Friday, May 22, 2015

Stuff from 505: "Woman Reading" by Pieter Janssens Elinga


Now that we have successfully completed the clean-out and move-out of my mom's house in southeastern Pennsylvania (which had been in the family since the 1950s and was mostly filled with stuff put there by my grandmother and great-grandparents), I have a ridiculous amount of new "old stuff" to write about here.1 I think I'll come up with a new Label2 to delineate items that fall into this category. "Stuff from 505" — 505 being the house number — is one Label possibility, but maybe that's a bit to obscure. Then again, this whole blog is obscure.

I'll think of something this week.

There have already been a few 2015 posts which would fall into this new category — "Revolving Poker Rack," "Mystery tiny notepad" and "Luckyday buttons," for example.

Today's item is a small piece of wood, about the size of a baseball card, upon which has been placed an image of a woman sitting in a room and reading a book.

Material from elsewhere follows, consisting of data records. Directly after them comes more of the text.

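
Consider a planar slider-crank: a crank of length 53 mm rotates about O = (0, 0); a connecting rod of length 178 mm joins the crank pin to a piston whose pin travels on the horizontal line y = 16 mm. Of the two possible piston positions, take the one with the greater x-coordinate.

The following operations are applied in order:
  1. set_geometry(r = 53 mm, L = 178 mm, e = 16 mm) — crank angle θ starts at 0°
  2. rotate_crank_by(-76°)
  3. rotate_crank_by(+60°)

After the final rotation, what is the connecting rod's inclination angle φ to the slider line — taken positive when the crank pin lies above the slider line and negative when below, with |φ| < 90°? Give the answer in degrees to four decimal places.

-9.9018

set_geometry: r = 53 mm, L = 178 mm, e = 16 mm; θ ← 0°
rotate_crank_by(-76°): θ ← 0° -76° = -76°
rotate_crank_by(+60°): θ ← -76° +60° = -16°
crank pin P = (r cos θ, r sin θ) = (50.946870, -14.608780)
h = r sin θ − e = -14.608780 − 16 = -30.608780
sin φ = h / L = -30.608780 / 178 = -0.17195944
φ = arcsin(-0.17195944) = -9.901764°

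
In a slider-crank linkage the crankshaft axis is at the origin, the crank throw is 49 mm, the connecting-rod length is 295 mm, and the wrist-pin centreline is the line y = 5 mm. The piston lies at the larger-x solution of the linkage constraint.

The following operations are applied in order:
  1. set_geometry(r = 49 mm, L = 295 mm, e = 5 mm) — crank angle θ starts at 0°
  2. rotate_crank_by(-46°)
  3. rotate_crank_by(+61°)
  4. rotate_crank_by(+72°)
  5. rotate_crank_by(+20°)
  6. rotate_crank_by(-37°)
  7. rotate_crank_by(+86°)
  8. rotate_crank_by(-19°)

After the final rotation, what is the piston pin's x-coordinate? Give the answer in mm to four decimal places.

257.7917

set_geometry: r = 49 mm, L = 295 mm, e = 5 mm; θ ← 0°
rotate_crank_by(-46°): θ ← 0° -46° = -46°
rotate_crank_by(+61°): θ ← -46° +61° = 15°
rotate_crank_by(+72°): θ ← 15° +72° = 87°
rotate_crank_by(+20°): θ ← 87° +20° = 107°
rotate_crank_by(-37°): θ ← 107° -37° = 70°
rotate_crank_by(+86°): θ ← 70° +86° = 156°
rotate_crank_by(-19°): θ ← 156° -19° = 137°
crank pin P = (r cos θ, r sin θ) = (-35.836331, 33.417920)
h = r sin θ − e = 33.417920 − 5 = 28.417920
x = r cos θ + √(L² − h²) = -35.836331 + √(87025.0 − 807.5782) = -35.836331 + 293.628033 = 257.791702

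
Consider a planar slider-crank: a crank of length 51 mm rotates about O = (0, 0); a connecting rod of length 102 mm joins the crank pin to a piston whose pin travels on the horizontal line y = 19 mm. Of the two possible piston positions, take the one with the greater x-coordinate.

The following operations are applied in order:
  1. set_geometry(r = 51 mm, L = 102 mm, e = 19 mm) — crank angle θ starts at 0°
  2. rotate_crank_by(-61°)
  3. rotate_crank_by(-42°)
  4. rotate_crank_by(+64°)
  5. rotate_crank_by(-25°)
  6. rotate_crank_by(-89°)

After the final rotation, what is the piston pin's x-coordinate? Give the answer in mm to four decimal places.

47.4407

set_geometry: r = 51 mm, L = 102 mm, e = 19 mm; θ ← 0°
rotate_crank_by(-61°): θ ← 0° -61° = -61°
rotate_crank_by(-42°): θ ← -61° -42° = -103°
rotate_crank_by(+64°): θ ← -103° +64° = -39°
rotate_crank_by(-25°): θ ← -39° -25° = -64°
rotate_crank_by(-89°): θ ← -64° -89° = -153°
crank pin P = (r cos θ, r sin θ) = (-45.441333, -23.153515)
h = r sin θ − e = -23.153515 − 19 = -42.153515
x = r cos θ + √(L² − h²) = -45.441333 + √(10404.0 − 1776.9189) = -45.441333 + 92.882082 = 47.440749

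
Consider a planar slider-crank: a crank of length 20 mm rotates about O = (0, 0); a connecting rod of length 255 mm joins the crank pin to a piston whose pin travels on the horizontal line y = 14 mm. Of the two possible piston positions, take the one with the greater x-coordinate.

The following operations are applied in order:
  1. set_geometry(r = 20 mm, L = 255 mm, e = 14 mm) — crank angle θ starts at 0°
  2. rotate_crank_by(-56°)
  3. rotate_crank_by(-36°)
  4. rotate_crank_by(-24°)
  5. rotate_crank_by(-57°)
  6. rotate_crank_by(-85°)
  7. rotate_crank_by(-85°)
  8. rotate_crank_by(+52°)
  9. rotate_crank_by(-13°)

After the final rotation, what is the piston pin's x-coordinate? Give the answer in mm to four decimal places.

266.1708

set_geometry: r = 20 mm, L = 255 mm, e = 14 mm; θ ← 0°
rotate_crank_by(-56°): θ ← 0° -56° = -56°
rotate_crank_by(-36°): θ ← -56° -36° = -92°
rotate_crank_by(-24°): θ ← -92° -24° = -116°
rotate_crank_by(-57°): θ ← -116° -57° = -173°
rotate_crank_by(-85°): θ ← -173° -85° = -258°
rotate_crank_by(-85°): θ ← -258° -85° = -343°
rotate_crank_by(+52°): θ ← -343° +52° = -291°
rotate_crank_by(-13°): θ ← -291° -13° = -304°
crank pin P = (r cos θ, r sin θ) = (11.183858, 16.580751)
h = r sin θ − e = 16.580751 − 14 = 2.580751
x = r cos θ + √(L² − h²) = 11.183858 + √(65025.0 − 6.6603) = 11.183858 + 254.986940 = 266.170798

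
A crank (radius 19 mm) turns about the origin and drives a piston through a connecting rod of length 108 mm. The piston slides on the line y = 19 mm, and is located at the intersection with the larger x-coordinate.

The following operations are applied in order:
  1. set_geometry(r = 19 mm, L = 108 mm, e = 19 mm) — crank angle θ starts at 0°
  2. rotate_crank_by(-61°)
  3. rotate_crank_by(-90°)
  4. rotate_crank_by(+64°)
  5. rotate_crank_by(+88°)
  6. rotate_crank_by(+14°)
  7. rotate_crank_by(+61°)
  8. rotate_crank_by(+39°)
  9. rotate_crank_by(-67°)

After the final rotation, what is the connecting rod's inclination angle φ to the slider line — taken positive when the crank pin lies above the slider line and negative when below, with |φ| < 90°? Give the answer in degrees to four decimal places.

set_geometry: r = 19 mm, L = 108 mm, e = 19 mm; θ ← 0°
rotate_crank_by(-61°): θ ← 0° -61° = -61°
rotate_crank_by(-90°): θ ← -61° -90° = -151°
rotate_crank_by(+64°): θ ← -151° +64° = -87°
rotate_crank_by(+88°): θ ← -87° +88° = 1°
rotate_crank_by(+14°): θ ← 1° +14° = 15°
rotate_crank_by(+61°): θ ← 15° +61° = 76°
rotate_crank_by(+39°): θ ← 76° +39° = 115°
rotate_crank_by(-67°): θ ← 115° -67° = 48°
crank pin P = (r cos θ, r sin θ) = (12.713482, 14.119752)
h = r sin θ − e = 14.119752 − 19 = -4.880248
sin φ = h / L = -4.880248 / 108 = -0.04518748
φ = arcsin(-0.04518748) = -2.589934°

-2.5899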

A little easy research has determined that this is a cropped version of Woman Reading, which was painted by Pieter Janssens Elinga sometime around 1668 to 1670.

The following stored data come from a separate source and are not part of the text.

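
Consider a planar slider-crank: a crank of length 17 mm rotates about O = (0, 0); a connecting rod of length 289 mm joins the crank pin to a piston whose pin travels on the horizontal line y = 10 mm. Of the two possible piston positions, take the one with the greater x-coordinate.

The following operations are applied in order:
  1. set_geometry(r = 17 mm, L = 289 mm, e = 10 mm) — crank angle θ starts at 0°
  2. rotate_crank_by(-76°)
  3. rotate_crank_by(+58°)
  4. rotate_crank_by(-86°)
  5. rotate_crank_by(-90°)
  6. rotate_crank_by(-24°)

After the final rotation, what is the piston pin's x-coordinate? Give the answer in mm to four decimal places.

275.6034

set_geometry: r = 17 mm, L = 289 mm, e = 10 mm; θ ← 0°
rotate_crank_by(-76°): θ ← 0° -76° = -76°
rotate_crank_by(+58°): θ ← -76° +58° = -18°
rotate_crank_by(-86°): θ ← -18° -86° = -104°
rotate_crank_by(-90°): θ ← -104° -90° = -194°
rotate_crank_by(-24°): θ ← -194° -24° = -218°
crank pin P = (r cos θ, r sin θ) = (-13.396183, 10.466245)
h = r sin θ − e = 10.466245 − 10 = 0.466245
x = r cos θ + √(L² − h²) = -13.396183 + √(83521.0 − 0.2174) = -13.396183 + 288.999624 = 275.603441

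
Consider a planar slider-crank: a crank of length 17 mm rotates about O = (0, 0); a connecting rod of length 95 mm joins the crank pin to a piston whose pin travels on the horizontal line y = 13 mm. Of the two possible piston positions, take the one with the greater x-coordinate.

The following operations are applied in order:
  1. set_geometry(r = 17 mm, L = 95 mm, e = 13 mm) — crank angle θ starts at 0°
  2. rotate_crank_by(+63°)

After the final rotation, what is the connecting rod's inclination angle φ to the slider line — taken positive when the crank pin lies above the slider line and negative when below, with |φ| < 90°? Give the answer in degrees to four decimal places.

set_geometry: r = 17 mm, L = 95 mm, e = 13 mm; θ ← 0°
rotate_crank_by(+63°): θ ← 0° +63° = 63°
crank pin P = (r cos θ, r sin θ) = (7.717838, 15.147111)
h = r sin θ − e = 15.147111 − 13 = 2.147111
sin φ = h / L = 2.147111 / 95 = 0.02260117
φ = arcsin(0.02260117) = 1.295062°

1.2951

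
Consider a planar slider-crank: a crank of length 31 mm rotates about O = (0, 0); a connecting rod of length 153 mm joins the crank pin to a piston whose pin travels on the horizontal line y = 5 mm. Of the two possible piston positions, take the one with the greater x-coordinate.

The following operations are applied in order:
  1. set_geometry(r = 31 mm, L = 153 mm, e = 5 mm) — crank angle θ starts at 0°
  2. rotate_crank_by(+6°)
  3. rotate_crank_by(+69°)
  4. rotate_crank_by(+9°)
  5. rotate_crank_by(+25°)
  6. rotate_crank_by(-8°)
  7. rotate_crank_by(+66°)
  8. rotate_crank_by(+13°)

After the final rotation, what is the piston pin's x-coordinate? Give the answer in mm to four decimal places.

121.9183

set_geometry: r = 31 mm, L = 153 mm, e = 5 mm; θ ← 0°
rotate_crank_by(+6°): θ ← 0° +6° = 6°
rotate_crank_by(+69°): θ ← 6° +69° = 75°
rotate_crank_by(+9°): θ ← 75° +9° = 84°
rotate_crank_by(+25°): θ ← 84° +25° = 109°
rotate_crank_by(-8°): θ ← 109° -8° = 101°
rotate_crank_by(+66°): θ ← 101° +66° = 167°
rotate_crank_by(+13°): θ ← 167° +13° = 180°
crank pin P = (r cos θ, r sin θ) = (-31.000000, 0.000000)
h = r sin θ − e = 0.000000 − 5 = -5.000000
x = r cos θ + √(L² − h²) = -31.000000 + √(23409.0 − 25.0000) = -31.000000 + 152.918279 = 121.918279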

This painting joins a nice collection of Papergreat-curated illustrations of girls and women reading books:


So, on that note, share what you're reading this weekend in the Comments section!

Footnotes
1. Of course, the Papergreat backlog was already borderline ridiculous, though I was chipping away at it. Now it's back to full-blown ridiculous.
2. Labels are those category links you see at the bottom of each post.